The Daily Caller argues that “Obamacare seeks to segregate patients, doctors by race.” While this may be painting with too broad a brush, Obamacare does not seem to rely on the justifications for using race that have been blessed by the Supreme Court, like remedying the present effects of the federal government’s own past discrimination against minorities. This is fatal, because an improper motivation for using race taints an otherwise valid affirmative-action program, under Supreme Court decisions like Shaw v. Hunt. Even if the government had discriminated against minorities in the past, and the effects of that discrimination lingered today, that could only justify using race in minorities’ favor if remedying their effects was Obamacare’s “actual purpose” for using race, and its use of race cannot be justified if such a remedial rationale “did not actually precipitate the use of race.” (See Shaw v. Hunt, 517 U.S. 899, 908 n.4, 910 (1996)).

Regardless of Obamacare’s motive for using race, its racial preferences and discrimination are unconstitutional under existing precedent. Any federal discrimination against minorities in healthcare is either too isolated, or too far in the past, to support the use of racial preferences in the present. Even a history of discrimination against minorities by the government cannot justify the use of race now unless the discrimination is recent. (See, e.g., Brunet v. Columbus, 1 F.3d 390 (6th Cir. 1993) (discrimination that occurred 17 years ago does not support affirmative action today); Hammon v. Barry, 813 F.2d 412 (D.C. Cir. 1987).)

Moreover, to justify racial preferences, the discrimination against minorities must have been “intentional,” not merely “disparate impact” (“disparate impact” is a race-neutral practice that disproportionately weeds out minority applicants, like a standardized test that more blacks flunk than whites). See People Who Care v. Rockford Board of Education, 111 F.3d 538, 534 (7th Cir. 1997); Builders Association of Chicago v. County of Cook, 256 F.3d 642, 644 (7th Cir. 2001).
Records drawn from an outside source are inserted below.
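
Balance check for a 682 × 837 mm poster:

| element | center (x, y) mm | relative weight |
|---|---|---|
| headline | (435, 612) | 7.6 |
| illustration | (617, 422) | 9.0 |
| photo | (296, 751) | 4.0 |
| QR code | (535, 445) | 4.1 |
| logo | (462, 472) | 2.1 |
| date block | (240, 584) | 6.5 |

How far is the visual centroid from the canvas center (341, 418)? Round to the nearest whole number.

Weights sum to 7.6 + 9.0 + 4.0 + 4.1 + 2.1 + 6.5 = 33.3.
Σw·x = 14766.7; x̄ = 14766.7/33.3 ≈ 443.44.
y: moment 18064.9 / weight 33.3 ≈ 542.49
Offset from (341, 418): Δx ≈ 102.44, Δy ≈ 124.49; distance = √(Δx² + Δy²) ≈ 161.22.

≈ 161 mm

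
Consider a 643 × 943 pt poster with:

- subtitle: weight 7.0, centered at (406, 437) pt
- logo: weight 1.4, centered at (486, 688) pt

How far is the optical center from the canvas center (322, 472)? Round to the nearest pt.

Total weight = 7.0 + 1.4 = 8.4.
Σw·x = 7.0·406 + 1.4·486 = 3522.4, so x̄ = 3522.4/8.4 ≈ 419.33.
Σw·y = 7.0·437 + 1.4·688 = 4022.2, so ȳ = 4022.2/8.4 ≈ 478.83.
Relative to (322, 472): Δ = (97.33, 6.83); |Δ| = √(97.33² + 6.83²) ≈ 97.57.

≈ 98 pt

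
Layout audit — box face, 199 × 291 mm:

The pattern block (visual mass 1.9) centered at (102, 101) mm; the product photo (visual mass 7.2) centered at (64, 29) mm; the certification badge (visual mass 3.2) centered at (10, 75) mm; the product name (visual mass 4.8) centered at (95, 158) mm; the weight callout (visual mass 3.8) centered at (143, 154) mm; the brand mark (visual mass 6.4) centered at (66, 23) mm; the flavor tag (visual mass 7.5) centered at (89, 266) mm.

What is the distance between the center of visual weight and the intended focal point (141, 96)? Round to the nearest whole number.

Total weight = 1.9 + 7.2 + 3.2 + 4.8 + 3.8 + 6.4 + 7.5 = 34.8.
x: moment 2775.9 / weight 34.8 ≈ 79.77
y: moment 4126.5 / weight 34.8 ≈ 118.58
Offset from (141, 96): Δx ≈ -61.23, Δy ≈ 22.58; distance = √(Δx² + Δy²) ≈ 65.26.

≈ 65 mm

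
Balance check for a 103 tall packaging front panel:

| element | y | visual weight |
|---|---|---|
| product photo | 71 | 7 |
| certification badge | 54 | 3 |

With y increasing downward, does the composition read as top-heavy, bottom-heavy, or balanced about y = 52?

bottom-heavy

Weights sum to 7 + 3 = 10.
y-moment: 7·71 + 3·54 = 659; centroid 659/10 ≈ 65.90.
65.9 vs midline 52 → bottom-heavy.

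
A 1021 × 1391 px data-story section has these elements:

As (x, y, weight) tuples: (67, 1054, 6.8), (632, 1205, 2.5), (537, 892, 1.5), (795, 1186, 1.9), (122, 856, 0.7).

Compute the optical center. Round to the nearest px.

Σw = 6.8 + 2.5 + 1.5 + 1.9 + 0.7 = 13.4.
Σw·x = 6.8·67 + 2.5·632 + 1.5·537 + 1.9·795 + 0.7·122 = 4437.0, so x̄ = 4437.0/13.4 ≈ 331.12.
Σw·y = 6.8·1054 + 2.5·1205 + 1.5·892 + 1.9·1186 + 0.7·856 = 14370.3, so ȳ = 14370.3/13.4 ≈ 1072.41.

(331, 1072)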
In 2009, the U.S. Commission on Civil Rights criticized the racial preferences in the healthcare bill, saying that they were likely unconstitutional under the Supreme Court’s 2000 Adarand decision, which subjected race-based affirmative action to “strict scrutiny” and barred federal racial preferences absent evidence that they are needed to remedy intentional past discrimination by the government. In cases like Rothe Development Corp. v. Department of Defense and the Western States Paving case, the courts have sometimes struck down federal affirmative-action plans sponsored by liberal lawmakers, citing the Supreme Court’s Adarand decision. ObamaCare goes even further in mandating the use of race than past affirmative action plans.
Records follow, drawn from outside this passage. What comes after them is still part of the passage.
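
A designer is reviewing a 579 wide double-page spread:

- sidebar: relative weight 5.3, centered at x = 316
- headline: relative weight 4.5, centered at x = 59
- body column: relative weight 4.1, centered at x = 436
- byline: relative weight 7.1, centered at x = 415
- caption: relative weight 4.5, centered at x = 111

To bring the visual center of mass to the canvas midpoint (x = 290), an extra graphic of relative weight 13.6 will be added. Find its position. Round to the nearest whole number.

New total weight: (5.3 + 4.5 + 4.1 + 7.1 + 4.5) + 13.6 = 39.1.
x: need Σw·x = 39.1·290 = 11339.0. Existing = 5.3·316 + 4.5·59 + 4.1·436 + 7.1·415 + 4.5·111 = 7173.9. Remainder 4165.1 / 13.6 ≈ 306.26.

x ≈ 306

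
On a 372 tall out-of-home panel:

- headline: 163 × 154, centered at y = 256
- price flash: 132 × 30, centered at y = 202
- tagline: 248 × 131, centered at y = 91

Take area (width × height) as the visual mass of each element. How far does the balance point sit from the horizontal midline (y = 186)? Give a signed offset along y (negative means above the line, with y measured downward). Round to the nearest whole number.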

Racial preferences are not limited to Obamacare. Earlier, we wrote about unconstitutional requirements that banks and financial institutions use race in hiring and contracting, requirements contained in a recent proposed regulation to implement the 2010 Dodd-Frank Act.
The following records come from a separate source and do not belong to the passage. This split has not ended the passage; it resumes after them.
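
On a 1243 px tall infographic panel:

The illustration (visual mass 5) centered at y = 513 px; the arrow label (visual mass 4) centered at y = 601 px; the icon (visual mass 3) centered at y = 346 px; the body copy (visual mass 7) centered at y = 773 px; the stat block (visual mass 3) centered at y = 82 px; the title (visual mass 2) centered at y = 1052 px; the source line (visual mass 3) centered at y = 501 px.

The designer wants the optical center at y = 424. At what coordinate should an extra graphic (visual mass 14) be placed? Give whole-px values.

With the extra graphic, Σw becomes 5 + 4 + 3 + 7 + 3 + 2 + 3 + 14 = 41.
y: target moment 41×424 = 17384; current 5·513 + 4·601 + 3·346 + 7·773 + 3·82 + 2·1052 + 3·501 = 15271; the extra graphic supplies 2113, so y = 2113/14 ≈ 150.93.

y ≈ 151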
Obamacare contains not only racial discrimination, but also other kinds of discrimination, such as massive marriage penalties that discriminate against married people. The healthcare law also contains huge work disincentives for some people. It has also reduced hiring and resulted in employers replacing full-time employees with part-time workers, driving even unions that once backed it to seek its repeal or replacement. It has also caused layoffs in the medical device industry.